Diplômée en traduction et en droit, l'écrivaine travaille d'abord comme
couturière, interprète, avocate et propriétaire de restaurant. Elle a reçu
plusieurs prix, dont le Prix littéraire du Gouverneur général 2010, et a été
l'une des quatre finalistes du prix Nobel alternatif en 2018. Elle est
chevalière de L'Ordre national du Québec, Chevalière de l'Ordre des Arts et des
Lettres de la République française. Ses livres, dont les ventes s'élèvent à un
million d'exemplaires, sont vendus dans 45 pays et territoires et sont traduits
dans une trentaine de langues. Kim Thúy vit à Montréal et se consacre à
l'écriture. Une série télévisée RU nous en raconte les péripéties. Il n'y a pas
à dire, le Québec est fier de Kim Thúy et on la reconnaît comme l'une des
nôtres, tout comme nous le faisons pour Dany Laferrière, ce grand romancier
québécois d'origine haïtienne. Alors quel est le problème avec Kim Thúy me
direz-vous ?
L'affaire Kim Thúy
L'incident commence lors d'une entrevue qu'elle accorde aux
médias dans la foulée de la promotion de sa première pièce présentée au Théâtre
du Nouveau Monde (TNM), qui aborde l'immigration au Québec. La romancière Kim
Thúy mentionne qu'elle envisage de quitter la province dans la foulée des
discours ambiants au Québec sur l'immigration et les immigrants. Voyons ce
qu'elle a déclaré : « Mais durant les deux ou trois dernières années, il y a eu
un changement. Et là, j'ai vu un changement dans le quotidien, dans mon
quotidien. Et c'est là où, peut-être, je me suis donné en fait le droit d'en
parler. » Elle ajoute : « Ça serait facile pour moi de rester dans ma tour
d'ivoire, de juste me laisser aimer. C'est facile, mais. Mais quand je suis
arrivée ici, à Granby, on m'a tellement aimé, on m'a aimé sans aucune attente,
rien en retour. El là, je me dis : est-ce que je peux juste rester dans ma tour
d'ivoire où j'ai le devoir de continuer ce geste d'amour que les Québécois
m'ont enseigné, que les Québécois m'ont offert ? Et je dois continuer ce
geste-là pour leur faire honneur. Et c'est pour ça que j'en parle. »

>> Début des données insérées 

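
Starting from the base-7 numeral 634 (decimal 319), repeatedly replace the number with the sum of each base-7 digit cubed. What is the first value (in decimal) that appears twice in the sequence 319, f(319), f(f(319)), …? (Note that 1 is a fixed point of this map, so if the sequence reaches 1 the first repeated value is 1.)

319 = (6,3,4)_7 → 6³ + 3³ + 4³ = 307
307 = (6,1,6)_7 → 6³ + 1³ + 6³ = 433
433 = (1,1,5,6)_7 → 1³ + 1³ + 5³ + 6³ = 343
343 = (1,0,0,0)_7 → 1³ + 0³ + 0³ + 0³ = 1  — reached the fixed point 1.
1 → 1, so 1 is the first repeated value.

1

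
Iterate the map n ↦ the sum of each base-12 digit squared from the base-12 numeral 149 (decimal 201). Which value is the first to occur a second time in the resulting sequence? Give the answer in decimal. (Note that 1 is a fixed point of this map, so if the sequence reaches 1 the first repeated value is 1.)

25

201 = (1,4,9)_12 → 1² + 4² + 9² = 1 + 16 + 81 = 98
98 = (8,2)_12 → 8² + 2² = 64 + 4 = 68
68 = (5,8)_12 → 5² + 8² = 25 + 64 = 89
89 = (7,5)_12 → 7² + 5² = 49 + 25 = 74
74 = (6,2)_12 → 6² + 2² = 36 + 4 = 40
40 = (3,4)_12 → 3² + 4² = 9 + 16 = 25
25 = (2,1)_12 → 2² + 1² = 4 + 1 = 5
5 = (5)_12 → 5² = 25  — 25 already appeared earlier.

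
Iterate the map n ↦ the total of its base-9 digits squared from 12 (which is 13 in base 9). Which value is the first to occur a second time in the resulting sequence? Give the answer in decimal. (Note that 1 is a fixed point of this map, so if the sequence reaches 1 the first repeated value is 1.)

50

12 = (1,3)_9 → 10
10 = (1,1)_9 → 2
2 = (2)_9 → 4
4 = (4)_9 → 16
16 = (1,7)_9 → 50
50 = (5,5)_9 → 50  — 50 already appeared earlier.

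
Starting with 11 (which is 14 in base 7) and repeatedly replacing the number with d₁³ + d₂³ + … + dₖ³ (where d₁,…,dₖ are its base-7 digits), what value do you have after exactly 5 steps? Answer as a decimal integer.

11 = (1,4)_7 → 65
65 = (1,2,2)_7 → 17
17 = (2,3)_7 → 35
35 = (5,0)_7 → 125
125 = (2,3,6)_7 → 251

251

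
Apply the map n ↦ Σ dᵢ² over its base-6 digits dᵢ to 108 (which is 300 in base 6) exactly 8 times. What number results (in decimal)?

108 = (3,0,0)_6 → 9
9 = (1,3)_6 → 10
10 = (1,4)_6 → 17
17 = (2,5)_6 → 29
29 = (4,5)_6 → 41
41 = (1,0,5)_6 → 26
26 = (4,2)_6 → 20
20 = (3,2)_6 → 13

13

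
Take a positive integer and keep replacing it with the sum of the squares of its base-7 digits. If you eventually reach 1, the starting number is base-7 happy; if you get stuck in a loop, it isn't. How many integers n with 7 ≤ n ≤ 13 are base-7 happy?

7: 7 → 1  — base-7 happy
8: 8 → 2 → 4 → 16 → 8  — not base-7 happy
9: 9 → 5 → 25 → 25  — not base-7 happy
10: 10 → 10  — not base-7 happy
11: 11 → 17 → 13 → 37 → 29 → 17  — not base-7 happy
12: 12 → 26 → 34 → 52 → 10 → 10  — not base-7 happy
13: 13 → 37 → 29 → 17 → 13  — not base-7 happy
base-7 happy: 7

1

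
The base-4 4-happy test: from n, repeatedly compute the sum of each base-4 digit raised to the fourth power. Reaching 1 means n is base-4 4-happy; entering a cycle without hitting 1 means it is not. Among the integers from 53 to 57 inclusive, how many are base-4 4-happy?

3

53: 53 → 83 → 83  — not base-4 4-happy
54: 54 → 98 → 33 → 17 → 2 → 16 → 1  — base-4 4-happy
55: 55 → 163 → 113 → 83 → 83  — not base-4 4-happy
56: 56 → 97 → 18 → 17 → 2 → 16 → 1  — base-4 4-happy
57: 57 → 98 → 33 → 17 → 2 → 16 → 1  — base-4 4-happy
base-4 4-happy: 54, 56, 57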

Kim Thúy est amoureuse du Québec et a la culture québécoise
dans la peau. Elle le dit clairement : « C'est une culture qui est sous ma
peau. Je suis ici depuis 47 ans. Pourquoi est-ce que j'en parle aujourd'hui ?

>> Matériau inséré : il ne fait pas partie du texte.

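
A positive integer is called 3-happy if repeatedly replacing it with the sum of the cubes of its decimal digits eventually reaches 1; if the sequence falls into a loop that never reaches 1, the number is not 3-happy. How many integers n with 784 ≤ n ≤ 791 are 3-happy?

1

784: 784 → 919 → 1459 → 919  — not 3-happy
785: 785 → 980 → 1241 → 74 → 407 → 407  — not 3-happy
786: 786 → 1071 → 345 → 216 → 225 → 141 → 66 → 432 → 99 → 1458 → 702 → 351 → 153 → 153  — not 3-happy
787: 787 → 1198 → 1243 → 100 → 1  — 3-happy
788: 788 → 1367 → 587 → 980 → 1241 → 74 → 407 → 407  — not 3-happy
789: 789 → 1584 → 702 → 351 → 153 → 153  — not 3-happy
790: 790 → 1072 → 352 → 160 → 217 → 352  — not 3-happy
791: 791 → 1073 → 371 → 371  — not 3-happy
3-happy: 787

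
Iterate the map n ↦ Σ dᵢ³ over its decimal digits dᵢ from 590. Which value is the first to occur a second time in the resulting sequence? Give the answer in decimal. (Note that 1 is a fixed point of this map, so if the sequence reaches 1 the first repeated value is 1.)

590 → 854
854 → 701
701 → 344
344 → 155
155 → 251
251 → 134
134 → 92
92 → 737
737 → 713
713 → 371
371 → 371  — 371 already appeared earlier.

371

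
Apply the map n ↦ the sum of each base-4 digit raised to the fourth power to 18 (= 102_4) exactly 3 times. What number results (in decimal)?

18 = (1,0,2)_4 → 1⁴ + 0⁴ + 2⁴ = 17
17 = (1,0,1)_4 → 1⁴ + 0⁴ + 1⁴ = 2
2 = (2)_4 → 2⁴ = 16

16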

Tout simplement parce que je dis : ce n'est pas nous. Et ce que je déplore,
c'est le discours, comment on présente nos valeurs, notre façon de voir, alors
que cette façon-là ne correspond pas avec la réalité. Ce n'est pas ce que je
vis dans le quotidien, ce n'est pas ce que je vivais dans le quotidien, je vous
dirais. »
Cette déclaration a valu à Kim Thúy de nombreuses critiques.
Des lecteurs, des chroniqueurs ont assimilé sa déclaration à un crachat sur le
peuple québécois ou encore à de l'ingratitude. Les nationaleux de tout acabit
veille au grain et tiennent à ce que nous ayons un discours normé sur
l'immigration qui stipule que nous avons trop d'immigrants. On dit à mots
couverts que c'est à cause d'eux que nous vivons une crise du logement, qu'il y
a un coût de la vie élevé et on se retient pour ne pas leur attribuer la crise
des finances publiques. Le discours trumpien a rejoint le rivage québécois et
nous en venons à nous couper de ce que nous sommes, soit une terre d'accueil
généreuse et bienveillante. Je suis d'accord avec les inquiétudes exprimées par
Kim Thúy quant aux changements de registre du discours sur l'immigration au
Québec.
Ce que pense Kim
Thúy ?
Qu'a pu dire la sympathique écrivaine québécoise d'origine
vietnamienne qui a autant suscité de commentaires désobligeants ? En fait,
c'est sa pièce Ấm qui est à l'origine de tout. Cette pièce qui est diffusée sur
les planches du Théâtre du Nouveau Monde. Ấm c'est l'histoire d'un couple,
autour duquel s'articule la pièce. Lui, Jacques, un homme d'affaires québécois.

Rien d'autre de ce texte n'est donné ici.